8. A condition qu'il se fonde sur la démocratie, le fédéralisme aide à intégrer la diversité, tout en équilibrant les différences. La démocratie fédérale européenne ne signifierait donc pas plus d'Europe et moins d'Etats-nations. Elle impliquerait un gouvernement décentralisé fort de compétences européennes fondées sur la volonté des citoyens européens, lui permettant de faire face, dans l'intérêt des citoyens européens, aux questions transnationales qui ne pourraient pas être traitées efficacement par un Etat-nation seul.
9. Un tel fédéralisme démocratique européen serait un mode d'organisation plus compatible avec le caractère multinational des sociétés de l'Union européenne d'aujourd'hui et le souhait de ses Etats membres de se partager seulement les pouvoirs qu'ils ne pourraient pas mieux exercer seuls. Dès lors, ce serait un système politique visant à une recherche constante d'équilibre entre l'intégration et la différenciation.
10. Pour toutes les raisons qui précèdent, l'Assemblée invite tous les Européens concernés, et les institutions et les Etats européens, comprenant à la fois les gouvernements et les parlements, à s'intéresser aux défis que devrait relever une démocratie fédérale européenne et à évaluer les moyens par lesquels l'Union européenne d'aujourd'hui, fondée sur des traités, pourrait être transformée en union fédérale européenne fondée sur une Constitution. Cette union décentraliserait le pouvoir et renforcerait les seules compétences européennes nécessaires pour faire face aux défis de politique transnationale mieux que tout Etat pourrait seul le faire en Europe, dans l'intérêt de la majorité des citoyens européens.

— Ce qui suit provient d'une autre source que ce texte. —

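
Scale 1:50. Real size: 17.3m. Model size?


Model size = real / scale
= 17.3 / 50
= 0.3460 m

0.3460 m


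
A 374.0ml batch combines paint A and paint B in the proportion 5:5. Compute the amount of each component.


Total parts = 5 + 5 = 10
paint A: 374.0 × 5/10 = 187.0ml
paint B: 374.0 × 5/10 = 187.0ml
= 187.0ml and 187.0ml

187.0ml and 187.0ml


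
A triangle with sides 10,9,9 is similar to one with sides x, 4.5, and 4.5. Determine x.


Scale factor = 4.5/9 = 0.5
Missing side = 10 × 0.5
= 5.0

5.0


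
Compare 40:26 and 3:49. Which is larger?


40/26 = 1.5385
3/49 = 0.0612
1.5385 > 0.0612, so 40:26 is greater
= 40:26

40:26


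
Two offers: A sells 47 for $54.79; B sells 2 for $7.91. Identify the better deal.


Deal A: $54.79/47 = $1.1657/unit
Deal B: $7.91/2 = $3.9550/unit
A is cheaper per unit
= Deal A

Deal A


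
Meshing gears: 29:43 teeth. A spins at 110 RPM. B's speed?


Gear ratio = 29:43 = 29:43
RPM_B = RPM_A × (teeth_A / teeth_B)
= 110 × (29/43)
= 74.2 RPM

74.2 RPM


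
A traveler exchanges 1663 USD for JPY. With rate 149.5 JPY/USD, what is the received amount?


Amount × rate = 1663 × 149.5
= 248618.50 JPY

248618.50 JPY


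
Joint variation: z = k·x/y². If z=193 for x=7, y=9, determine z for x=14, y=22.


z = k·x/y²
Solve for k using the known point: k = z·y²/x = 193×81/7 = 15633/7 ≈ 2233.2857
Now evaluate at x=14, y=22:
z = k × 14 / 484 = (15633 × 14) / (7 × 484) = 218862/3388
≈ 64.5992

64.5992


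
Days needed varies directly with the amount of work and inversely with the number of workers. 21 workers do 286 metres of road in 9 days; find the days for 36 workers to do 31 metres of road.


Days ∝ work / workers, so d₂ = d₁ × (m₁/m₂) × (w₂/w₁)
Workers factor (inverse): 21/36 ≈ 0.5833
Work factor (direct): 31/286 ≈ 0.1084
d₂ = 9 × 21/36 × 31/286 = (9 × 21 × 31) / (36 × 286) = 5859/10296
≈ 0.57 days

0.57 days


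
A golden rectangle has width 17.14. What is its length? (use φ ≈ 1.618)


φ = (1 + √5) / 2 ≈ 1.618
Length = width × φ = 17.14 × 1.618 = 27.73252
≈ 27.73

27.73


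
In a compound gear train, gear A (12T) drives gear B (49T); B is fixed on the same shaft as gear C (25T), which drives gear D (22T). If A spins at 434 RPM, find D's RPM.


Stage 1: RPM_B = RPM_A × t_A/t_B = 434 × 12/49 = 5208/49 ≈ 106.29
B and C share a shaft → RPM_C = RPM_B
Stage 2: RPM_D = RPM_C × t_C/t_D = RPM_A × (t_A×t_C)/(t_B×t_D)
Overall ratio = (12×25)/(49×22) = 300/1078
RPM_D = 434 × 300/1078 = 130200/1078
≈ 120.78 RPM

120.78 RPM


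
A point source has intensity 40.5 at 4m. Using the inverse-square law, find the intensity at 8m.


I₁d₁² = I₂d₂²
I₂ = I₁ × (d₁/d₂)²
= 40.5 × (4/8)²
= 40.5 × 16/64
= 648/64
= 10.1250

10.1250


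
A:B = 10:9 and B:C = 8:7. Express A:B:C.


Match B: multiply A:B by 8 → 80:72
Multiply B:C by 9 → 72:63
Combined: 80:72:63
GCD = 1
= 80:72:63

80:72:63


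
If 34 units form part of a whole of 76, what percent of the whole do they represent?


Percentage = (part / whole) × 100
= (34 / 76) × 100
≈ 44.74%

44.74%


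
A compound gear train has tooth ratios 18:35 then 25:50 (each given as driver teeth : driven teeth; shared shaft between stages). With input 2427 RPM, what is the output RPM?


Stage 1: RPM_B = RPM_A × t_A/t_B = 2427 × 18/35 = 43686/35 ≈ 1248.17
B and C share a shaft → RPM_C = RPM_B
Stage 2: RPM_D = RPM_C × t_C/t_D = RPM_A × (t_A×t_C)/(t_B×t_D)
Overall ratio = (18×25)/(35×50) = 450/1750
RPM_D = 2427 × 450/1750 = 1092150/1750
≈ 624.09 RPM

624.09 RPM


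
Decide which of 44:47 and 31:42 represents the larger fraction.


44/47 = 0.9362
31/42 = 0.7381
0.9362 > 0.7381, so 44:47 is greater
= 44:47

44:47


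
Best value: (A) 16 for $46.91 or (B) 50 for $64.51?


Deal A: $46.91/16 = $2.9319/unit
Deal B: $64.51/50 = $1.2902/unit
B is cheaper per unit
= Deal B

Deal B


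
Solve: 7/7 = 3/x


Cross multiply: 7 × x = 7 × 3
7x = 21
x = 21 / 7
= 3.00

3.00


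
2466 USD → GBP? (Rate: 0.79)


Amount × rate = 2466 × 0.79
= 1948.14 GBP

1948.14 GBP


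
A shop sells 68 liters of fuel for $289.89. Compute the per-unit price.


Unit rate = total / quantity
= 289.89 / 68
= $4.26 per unit

$4.26 per unit


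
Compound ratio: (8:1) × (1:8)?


Compound ratio = (8×1) : (1×8)
= 8:8
GCD = 8
= 1:1

1:1


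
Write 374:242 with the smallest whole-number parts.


GCD(374, 242) = 22
374/22 : 242/22
= 17:11

17:11


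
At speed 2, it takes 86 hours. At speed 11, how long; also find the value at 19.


Inverse proportion: x × y = constant
k = 2 × 86 = 172
At x=11: k/11 = 15.64
At x=19: k/19 = 9.05
= 15.64 and 9.05

15.64 and 9.05


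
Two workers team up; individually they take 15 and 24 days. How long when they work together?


Rate of A = 1/15 per day
Rate of B = 1/24 per day
Combined rate = 1/15 + 1/24 = 39/360 ≈ 0.1083 per day
Days = 1 / combined rate = 360/39
≈ 9.23 days

9.23 days


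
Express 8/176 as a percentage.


Percentage = (part / whole) × 100
= (8 / 176) × 100
≈ 4.55%

4.55%


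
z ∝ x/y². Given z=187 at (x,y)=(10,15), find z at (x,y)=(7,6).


z = k·x/y²
Solve for k using the known point: k = z·y²/x = 187×225/10 = 42075/10 = 4207.5000
Now evaluate at x=7, y=6:
z = k × 7 / 36 = (42075 × 7) / (10 × 36) = 294525/360
= 818.1250

818.1250


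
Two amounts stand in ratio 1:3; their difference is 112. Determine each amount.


Let A = 1k, B = 3k.
3k - 1k = 112
2k = 112 → k = 112/2 = 56
A = 1×56 = 56, B = 3×56 = 168
= A = 56, B = 168

A = 56, B = 168


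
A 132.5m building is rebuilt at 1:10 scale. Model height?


Model size = real / scale
= 132.5 / 10
= 13.2500 m

13.2500 m


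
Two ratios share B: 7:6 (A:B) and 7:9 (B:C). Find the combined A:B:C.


Match B: multiply A:B by 7 → 49:42
Multiply B:C by 6 → 42:54
Combined: 49:42:54
GCD = 1
= 49:42:54

49:42:54


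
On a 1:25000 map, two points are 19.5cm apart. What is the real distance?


Real distance = map distance × scale
= 19.5cm × 25000
= 487500 cm = 4875.0 m
= 4.875 km

4.875 km


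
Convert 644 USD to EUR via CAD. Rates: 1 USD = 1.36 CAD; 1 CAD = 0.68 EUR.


Step 1: 644 USD × 1.36 = 875.84 CAD
Step 2: 875.84 CAD × 0.68 = 595.57 EUR
Implied rate USD→EUR = 1.36 × 0.68 = 0.9248
= 595.57 EUR

595.57 EUR


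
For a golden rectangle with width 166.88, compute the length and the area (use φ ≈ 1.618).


φ = (1 + √5) / 2 ≈ 1.618
Length = width × φ = 166.88 × 1.618 = 270.01184
≈ 270.01
Area = width × length = 166.88 × 270.01184 = 45059.5758592 ≈ 45059.58
= Length: 270.01, Area: 45059.58

Length: 270.01, Area: 45059.58


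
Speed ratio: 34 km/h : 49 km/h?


Ratio = 34:49
GCD = 1
Simplified = 34:49
Time ratio (same distance) = 49:34
Speed ratio = 34:49

34:49


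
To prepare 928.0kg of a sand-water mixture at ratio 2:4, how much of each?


Total parts = 2 + 4 = 6
sand: 928.0 × 2/6 = 309.3kg
water: 928.0 × 4/6 = 618.7kg
= 309.3kg and 618.7kg

309.3kg and 618.7kg


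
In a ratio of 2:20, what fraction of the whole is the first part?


Total parts = 2 + 20 = 22
First part: 2/22 = 1/11
= 1/11

1/11


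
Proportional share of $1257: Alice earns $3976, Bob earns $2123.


Total income = 3976 + 2123 = $6099
Alice: $1257 × 3976/6099 = $819.45
Bob: $1257 × 2123/6099 = $437.55
= Alice: $819.45, Bob: $437.55

Alice: $819.45, Bob: $437.55


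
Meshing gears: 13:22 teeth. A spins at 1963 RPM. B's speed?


Gear ratio = 13:22 = 13:22
RPM_B = RPM_A × (teeth_A / teeth_B)
= 1963 × (13/22)
= 1160.0 RPM

1160.0 RPM


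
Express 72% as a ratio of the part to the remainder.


72% means 72 parts out of 100; remainder = 28
Part : remainder = 72:28
GCD = 4
= 18:7

18:7


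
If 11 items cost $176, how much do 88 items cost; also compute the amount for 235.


Direct proportion: y/x = constant
k = 176/11 = 16.0000
y at x=88: k × 88 = 176 × 88 / 11 = 15488/11 = 1408.00
y at x=235: k × 235 = 176 × 235 / 11 = 41360/11 = 3760.00
= 1408.00 and 3760.00

1408.00 and 3760.00


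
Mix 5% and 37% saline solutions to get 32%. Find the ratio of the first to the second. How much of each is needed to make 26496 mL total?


Let x parts of 5% mix with y parts of 37%.
5x + 37y = 32(x + y)
5x + 37y = 32x + 32y
x(5 - 32) = y(32 - 37)
x/y = (37 - 32)/(32 - 5) = 5/27
Simplify: 5:27
Total parts = 32; one part = 26496/32 = 828.00 mL
5% solution: 5×828.00 = 4140.00 mL
37% solution: 27×828.00 = 22356.00 mL
= ratio 5:27; 4140.00 mL and 22356.00 mL

ratio 5:27; 4140.00 mL and 22356.00 mL


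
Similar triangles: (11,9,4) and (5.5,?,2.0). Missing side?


Scale factor = 5.5/11 = 0.5
Missing side = 9 × 0.5
= 4.5

4.5


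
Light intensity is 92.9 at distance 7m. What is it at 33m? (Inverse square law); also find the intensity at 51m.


I₁d₁² = I₂d₂²
I at 33m = 92.9 × (7/33)² = 92.9 × 49/1089 = 4552.1/1089 ≈ 4.1801
I at 51m = 92.9 × (7/51)² = 92.9 × 49/2601 = 4552.1/2601 ≈ 1.7501
= 4.1801 and 1.7501

4.1801 and 1.7501


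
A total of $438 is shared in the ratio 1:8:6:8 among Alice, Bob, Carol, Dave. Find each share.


Total parts = 1 + 8 + 6 + 8 = 23
Alice: 438 × 1/23 = 19.04
Bob: 438 × 8/23 = 152.35
Carol: 438 × 6/23 = 114.26
Dave: 438 × 8/23 = 152.35
= Alice: $19.04, Bob: $152.35, Carol: $114.26, Dave: $152.35

Alice: $19.04, Bob: $152.35, Carol: $114.26, Dave: $152.35


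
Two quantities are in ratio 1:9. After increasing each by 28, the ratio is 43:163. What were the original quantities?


Let A = 1k, B = 9k.
(1k + 28) / (9k + 28) = 43/163
Cross-multiply: 163(1k + 28) = 43(9k + 28)
163k + 4564 = 387k + 1204
163k - 387k = 1204 - 4564
-224k = -3360
k = -3360/-224 = 15
A = 1×15 = 15, B = 9×15 = 135
= A = 15, B = 135

A = 15, B = 135


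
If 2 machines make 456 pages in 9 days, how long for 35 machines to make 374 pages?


Days ∝ work / workers, so d₂ = d₁ × (m₁/m₂) × (w₂/w₁)
Workers factor (inverse): 2/35 ≈ 0.0571
Work factor (direct): 374/456 ≈ 0.8202
d₂ = 9 × 2/35 × 374/456 = (9 × 2 × 374) / (35 × 456) = 6732/15960
≈ 0.42 days

0.42 days


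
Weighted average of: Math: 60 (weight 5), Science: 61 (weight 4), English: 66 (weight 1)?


Numerator = 60×5 + 61×4 + 66×1
= 300 + 244 + 66
= 610
Total weight = 10
Weighted avg = 610/10
= 61.00

61.00


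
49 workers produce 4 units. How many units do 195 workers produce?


Direct proportion: y/x = constant
k = 4/49 ≈ 0.0816
y₂ = k × 195 = 4 × 195 / 49 = 780/49
≈ 15.92

15.92


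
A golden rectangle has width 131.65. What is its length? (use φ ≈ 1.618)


φ = (1 + √5) / 2 ≈ 1.618
Length = width × φ = 131.65 × 1.618 = 213.0097
≈ 213.01

213.01


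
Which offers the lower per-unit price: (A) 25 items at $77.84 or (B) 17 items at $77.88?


Deal A: $77.84/25 = $3.1136/unit
Deal B: $77.88/17 = $4.5812/unit
A is cheaper per unit
= Deal A

Deal A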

11. Pour sa part, l'Assemblée considère que, pour des raisons historiques et au regard de ses fonctions et de sa composition, elle pourrait offrir un espace public interparlementaire au sein duquel des évaluations régulières sur «l'état de la démocratie fédérale européenne» pourraient favoriser la recherche et l'établissement d'un juste équilibre fédéral.